Friday, January 14, 2011

On fixing things

I love parallels between events in my life and even between mine and those of others you may find in books. The last few weeks I have come to see another. On the way home for Christmas this year, I was hit from the side by a driver that lost control. It truly was a miracle we were not hurt; Miatas are not the largest of cars, but my little red convertible was totaled. it had provem to be a very nice little car that ran most of the time without glitches. It was worth to me every penny I put into it, however upon analysis by Allstate Insurance, I realized that the actual value of the car on the market was much less because of its previously rebuilt title. The world knew not of its true worth. So now I am faced with an interesting decision. Do I repair it to its former glory, knowing every cent i put into it above its lowered value will only return me 50%? Or do I just get it off my hands, pit the whole thing behind me and move on?
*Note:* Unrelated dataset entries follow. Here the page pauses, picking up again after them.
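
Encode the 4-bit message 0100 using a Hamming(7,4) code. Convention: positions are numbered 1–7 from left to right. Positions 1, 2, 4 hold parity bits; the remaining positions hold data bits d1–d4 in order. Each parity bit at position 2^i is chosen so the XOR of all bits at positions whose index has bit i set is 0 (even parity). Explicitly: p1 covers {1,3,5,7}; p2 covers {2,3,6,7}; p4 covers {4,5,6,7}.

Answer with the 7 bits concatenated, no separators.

1001100

Place data at non-parity positions: p1 p2 0 p4 1 0 0
p1 (pos 1,3,5,7): XOR of data positions = 0⊕1⊕0 = 1
p2 (pos 2,3,6,7): XOR of data positions = 0⊕0⊕0 = 0
p4 (pos 4,5,6,7): XOR of data positions = 1⊕0⊕0 = 1
Codeword: 1001100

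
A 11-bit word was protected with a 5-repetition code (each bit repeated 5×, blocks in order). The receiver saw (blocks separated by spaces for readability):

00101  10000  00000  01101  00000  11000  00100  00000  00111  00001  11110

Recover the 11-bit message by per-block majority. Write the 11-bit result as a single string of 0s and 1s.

00010000101

Block 1 (00101): 2 ones → 0
Block 2 (10000): 1 one → 0
Block 3 (00000): 0 ones → 0
Block 4 (01101): 3 ones → 1
Block 5 (00000): 0 ones → 0
Block 6 (11000): 2 ones → 0
Block 7 (00100): 1 one → 0
Block 8 (00000): 0 ones → 0
Block 9 (00111): 3 ones → 1
Block 10 (00001): 1 one → 0
Block 11 (11110): 4 ones → 1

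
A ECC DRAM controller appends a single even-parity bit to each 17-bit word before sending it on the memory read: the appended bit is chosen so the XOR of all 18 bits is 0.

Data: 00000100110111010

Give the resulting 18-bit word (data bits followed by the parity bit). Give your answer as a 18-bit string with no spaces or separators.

000001001101110101

XOR of the 17 data bits: 0⊕0⊕0⊕0⊕0⊕1⊕0⊕0⊕1⊕1⊕0⊕1⊕1⊕1⊕0⊕1⊕0 = 1
Parity bit = 1 (so all 18 bits XOR to 0).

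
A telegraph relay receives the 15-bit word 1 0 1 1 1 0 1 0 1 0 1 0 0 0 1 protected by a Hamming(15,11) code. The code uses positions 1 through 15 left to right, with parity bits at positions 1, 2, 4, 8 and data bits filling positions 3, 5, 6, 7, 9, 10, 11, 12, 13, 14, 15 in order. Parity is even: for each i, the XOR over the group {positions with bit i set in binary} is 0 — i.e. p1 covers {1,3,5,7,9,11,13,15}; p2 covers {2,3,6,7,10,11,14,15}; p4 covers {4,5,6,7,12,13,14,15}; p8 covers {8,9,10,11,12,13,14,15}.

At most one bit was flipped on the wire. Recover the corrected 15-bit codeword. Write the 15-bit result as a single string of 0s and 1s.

101110100010001

s1 (pos 1,3,5,7,9,11,13,15): 1⊕1⊕1⊕1⊕1⊕1⊕0⊕1 = 1
s2 (pos 2,3,6,7,10,11,14,15): 0⊕1⊕0⊕1⊕0⊕1⊕0⊕1 = 0
s4 (pos 4,5,6,7,12,13,14,15): 1⊕1⊕0⊕1⊕0⊕0⊕0⊕1 = 0
s8 (pos 8,9,10,11,12,13,14,15): 0⊕1⊕0⊕1⊕0⊕0⊕0⊕1 = 1
Syndrome s8…s1 = 1001 → error at position 9.
Flip position 9: 101110101010001 → 101110100010001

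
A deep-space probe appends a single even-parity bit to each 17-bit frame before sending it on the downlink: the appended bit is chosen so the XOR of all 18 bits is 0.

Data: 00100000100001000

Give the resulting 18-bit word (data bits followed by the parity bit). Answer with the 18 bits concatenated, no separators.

XOR of the 17 data bits: 0⊕0⊕1⊕0⊕0⊕0⊕0⊕0⊕1⊕0⊕0⊕0⊕0⊕1⊕0⊕0⊕0 = 1
Parity bit = 1 (so all 18 bits XOR to 0).

001000001000010001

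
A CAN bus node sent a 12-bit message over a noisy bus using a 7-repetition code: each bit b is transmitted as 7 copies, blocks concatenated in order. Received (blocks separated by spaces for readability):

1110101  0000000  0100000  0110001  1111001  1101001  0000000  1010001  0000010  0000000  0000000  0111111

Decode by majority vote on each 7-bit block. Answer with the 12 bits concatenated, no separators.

Block 1 (1110101): 5 ones → 1
Block 2 (0000000): 0 ones → 0
Block 3 (0100000): 1 one → 0
Block 4 (0110001): 3 ones → 0
Block 5 (1111001): 5 ones → 1
Block 6 (1101001): 4 ones → 1
Block 7 (0000000): 0 ones → 0
Block 8 (1010001): 3 ones → 0
Block 9 (0000010): 1 one → 0
Block 10 (0000000): 0 ones → 0
Block 11 (0000000): 0 ones → 0
Block 12 (0111111): 6 ones → 1

100011000001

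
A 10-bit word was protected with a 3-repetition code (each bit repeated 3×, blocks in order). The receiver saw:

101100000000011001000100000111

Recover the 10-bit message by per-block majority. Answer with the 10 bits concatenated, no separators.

Block 1 (101): 2 ones → 1
Block 2 (100): 1 one → 0
Block 3 (000): 0 ones → 0
Block 4 (000): 0 ones → 0
Block 5 (011): 2 ones → 1
Block 6 (001): 1 one → 0
Block 7 (000): 0 ones → 0
Block 8 (100): 1 one → 0
Block 9 (000): 0 ones → 0
Block 10 (111): 3 ones → 1

1000100001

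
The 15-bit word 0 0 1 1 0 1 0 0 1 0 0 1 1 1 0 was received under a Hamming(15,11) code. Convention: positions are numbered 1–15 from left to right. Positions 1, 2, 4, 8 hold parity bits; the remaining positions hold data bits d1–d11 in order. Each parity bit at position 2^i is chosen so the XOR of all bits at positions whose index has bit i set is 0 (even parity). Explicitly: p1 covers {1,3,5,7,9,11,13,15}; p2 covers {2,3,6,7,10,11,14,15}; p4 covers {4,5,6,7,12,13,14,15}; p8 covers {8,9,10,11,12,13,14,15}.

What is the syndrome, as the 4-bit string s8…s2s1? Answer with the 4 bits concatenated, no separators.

s1 (pos 1,3,5,7,9,11,13,15): 0⊕1⊕0⊕0⊕1⊕0⊕1⊕0 = 1
s2 (pos 2,3,6,7,10,11,14,15): 0⊕1⊕1⊕0⊕0⊕0⊕1⊕0 = 1
s4 (pos 4,5,6,7,12,13,14,15): 1⊕0⊕1⊕0⊕1⊕1⊕1⊕0 = 1
s8 (pos 8,9,10,11,12,13,14,15): 0⊕1⊕0⊕0⊕1⊕1⊕1⊕0 = 0
Syndrome s8…s1 = 0111 → error at position 7.

0111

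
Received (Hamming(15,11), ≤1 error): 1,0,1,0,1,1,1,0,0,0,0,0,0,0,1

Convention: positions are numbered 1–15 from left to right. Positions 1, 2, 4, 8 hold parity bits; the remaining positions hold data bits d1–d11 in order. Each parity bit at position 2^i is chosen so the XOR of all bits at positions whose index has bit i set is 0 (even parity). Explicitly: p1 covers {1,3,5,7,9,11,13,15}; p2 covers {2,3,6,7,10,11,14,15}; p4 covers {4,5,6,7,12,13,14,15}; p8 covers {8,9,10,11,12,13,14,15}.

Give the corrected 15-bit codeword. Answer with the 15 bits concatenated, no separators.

s1 (pos 1,3,5,7,9,11,13,15): 1⊕1⊕1⊕1⊕0⊕0⊕0⊕1 = 1
s2 (pos 2,3,6,7,10,11,14,15): 0⊕1⊕1⊕1⊕0⊕0⊕0⊕1 = 0
s4 (pos 4,5,6,7,12,13,14,15): 0⊕1⊕1⊕1⊕0⊕0⊕0⊕1 = 0
s8 (pos 8,9,10,11,12,13,14,15): 0⊕0⊕0⊕0⊕0⊕0⊕0⊕1 = 1
Syndrome s8…s1 = 1001 → error at position 9.
Flip position 9: 101011100000001 → 101011101000001

101011101000001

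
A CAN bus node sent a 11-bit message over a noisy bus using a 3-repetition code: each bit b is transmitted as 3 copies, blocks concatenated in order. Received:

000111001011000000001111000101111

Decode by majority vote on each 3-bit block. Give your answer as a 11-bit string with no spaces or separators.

01010001011

Block 1 (000): 0 ones → 0
Block 2 (111): 3 ones → 1
Block 3 (001): 1 one → 0
Block 4 (011): 2 ones → 1
Block 5 (000): 0 ones → 0
Block 6 (000): 0 ones → 0
Block 7 (001): 1 one → 0
Block 8 (111): 3 ones → 1
Block 9 (000): 0 ones → 0
Block 10 (101): 2 ones → 1
Block 11 (111): 3 ones → 1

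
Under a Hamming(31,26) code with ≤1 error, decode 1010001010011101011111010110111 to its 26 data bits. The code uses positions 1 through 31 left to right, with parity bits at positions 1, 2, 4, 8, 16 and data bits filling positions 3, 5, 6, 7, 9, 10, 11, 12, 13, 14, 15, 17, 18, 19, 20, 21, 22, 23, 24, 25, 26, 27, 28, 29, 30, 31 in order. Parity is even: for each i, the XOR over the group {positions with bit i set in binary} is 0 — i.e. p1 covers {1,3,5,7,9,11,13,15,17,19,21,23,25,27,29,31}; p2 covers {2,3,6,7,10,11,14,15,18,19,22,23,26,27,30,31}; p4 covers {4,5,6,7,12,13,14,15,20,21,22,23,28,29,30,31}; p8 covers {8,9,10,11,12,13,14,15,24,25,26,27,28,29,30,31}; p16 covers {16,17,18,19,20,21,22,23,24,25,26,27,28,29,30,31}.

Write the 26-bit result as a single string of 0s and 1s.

10011001110011111010110111

s1 (pos 1,3,5,7,9,11,13,15,17,19,21,23,25,27,29,31): 1⊕1⊕0⊕1⊕1⊕0⊕1⊕0⊕0⊕1⊕1⊕0⊕0⊕1⊕1⊕1 = 0
s2 (pos 2,3,6,7,10,11,14,15,18,19,22,23,26,27,30,31): 0⊕1⊕0⊕1⊕0⊕0⊕1⊕0⊕1⊕1⊕1⊕0⊕1⊕1⊕1⊕1 = 0
s4 (pos 4,5,6,7,12,13,14,15,20,21,22,23,28,29,30,31): 0⊕0⊕0⊕1⊕1⊕1⊕1⊕0⊕1⊕1⊕1⊕0⊕0⊕1⊕1⊕1 = 0
s8 (pos 8,9,10,11,12,13,14,15,24,25,26,27,28,29,30,31): 0⊕1⊕0⊕0⊕1⊕1⊕1⊕0⊕1⊕0⊕1⊕1⊕0⊕1⊕1⊕1 = 0
s16 (pos 16,17,18,19,20,21,22,23,24,25,26,27,28,29,30,31): 1⊕0⊕1⊕1⊕1⊕1⊕1⊕0⊕1⊕0⊕1⊕1⊕0⊕1⊕1⊕1 = 0
Syndrome s16…s1 = 00000 → no error.
Read data bits from positions 3,5,6,7,9,10,11,12,13,14,15,17,18,19,20,21,22,23,24,25,26,27,28,29,30,31: 10011001110011111010110111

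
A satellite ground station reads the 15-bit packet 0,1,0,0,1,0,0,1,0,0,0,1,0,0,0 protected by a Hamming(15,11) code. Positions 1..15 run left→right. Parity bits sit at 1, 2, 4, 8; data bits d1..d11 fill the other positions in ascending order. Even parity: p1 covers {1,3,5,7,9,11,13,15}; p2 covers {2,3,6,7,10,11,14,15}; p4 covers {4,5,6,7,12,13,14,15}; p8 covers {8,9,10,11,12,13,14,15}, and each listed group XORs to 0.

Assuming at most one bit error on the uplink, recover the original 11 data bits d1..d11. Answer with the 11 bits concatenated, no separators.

s1 (pos 1,3,5,7,9,11,13,15): 0⊕0⊕1⊕0⊕0⊕0⊕0⊕0 = 1
s2 (pos 2,3,6,7,10,11,14,15): 1⊕0⊕0⊕0⊕0⊕0⊕0⊕0 = 1
s4 (pos 4,5,6,7,12,13,14,15): 0⊕1⊕0⊕0⊕1⊕0⊕0⊕0 = 0
s8 (pos 8,9,10,11,12,13,14,15): 1⊕0⊕0⊕0⊕1⊕0⊕0⊕0 = 0
Syndrome s8…s1 = 0011 → error at position 3.
Flip position 3: 010010010001000 → 011010010001000
Read data bits from positions 3,5,6,7,9,10,11,12,13,14,15: 11000001000

11000001000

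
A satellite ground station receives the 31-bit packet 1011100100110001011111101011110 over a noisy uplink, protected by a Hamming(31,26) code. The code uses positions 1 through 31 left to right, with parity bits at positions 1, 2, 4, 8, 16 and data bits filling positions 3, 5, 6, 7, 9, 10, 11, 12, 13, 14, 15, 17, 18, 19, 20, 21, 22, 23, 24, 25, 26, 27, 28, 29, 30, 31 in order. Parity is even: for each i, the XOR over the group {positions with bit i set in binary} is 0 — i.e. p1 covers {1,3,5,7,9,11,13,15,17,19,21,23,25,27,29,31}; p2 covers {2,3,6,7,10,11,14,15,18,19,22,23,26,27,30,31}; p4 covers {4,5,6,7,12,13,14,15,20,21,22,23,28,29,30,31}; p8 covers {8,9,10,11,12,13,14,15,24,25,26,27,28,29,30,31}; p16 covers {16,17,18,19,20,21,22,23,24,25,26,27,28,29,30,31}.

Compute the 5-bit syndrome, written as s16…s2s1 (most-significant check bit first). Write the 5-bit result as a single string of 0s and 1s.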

Even though I had this car for a short time, I had fallen head over heels for it. I had searched long and hard for a car that I felt went well with who I am, one that I fit well in. To me it was much more than a car. And as long as I do not try to get sell it or get in another wreck, (even beyond my control) it will still hold its full value in my eyes. So is it really worth fixing? What really is?

Friday, November 12, 2010

On mindfullness & the radio

It's Friday and Ive spent the last hour with my homework on my lap but noy doing anything at all. I have no desire whatsoever to do it I'm so ready for the weekend. So natutally the question arises, Why? Im thinking a bit deeper than te regular arguments of the Friday phenomenon, because this isny the only place that Ive seen a total lack of motivation and evotion the now because of the anticipation if the future. The best, and worst, example of this is the attitude of many 23 month old missionaries. They've spent 23 months giving everuthjng they've got(some not so much) but afterwrd they find it harder and harder to concentrate and put the same effort into what they are doing. they cease to enjoy it. So why? It isnt just anticipation for the future either. Just as much distraction comes from current trains of thought. The solution I believe lies in eastern meditation techniques. Recently I did and experiment where I lived as a pseudomonk for two weeks. During this time I practiced meditation and learned much about an idea called mindfullness. The idea that our minds are 100% involved in everything we do from washing dishes to work. Its the opposite of multitasking. So as I becone more mindful of what I am doing I shouls be doibg it better and accomplishing much more by accomplishing much less. I am actually practicing the exact oppiositr right now, writing this blog while learning how to run ANSYS. Solution? Maybe find a time where I am completely and uterlly ivolved in what I am doing. Eg a kiss, conversation with a friend, or listening to the radio. This morning I got in my car and Nickelback was playing. Its been a while since I listened to them so I did and let all other thoughts go. Although maybe I accomplished very little I discovered a moment of mindfullness. Now if I can only apply that in all that I do, perhaps I can accomplish so much more, using so much less of my mental resources.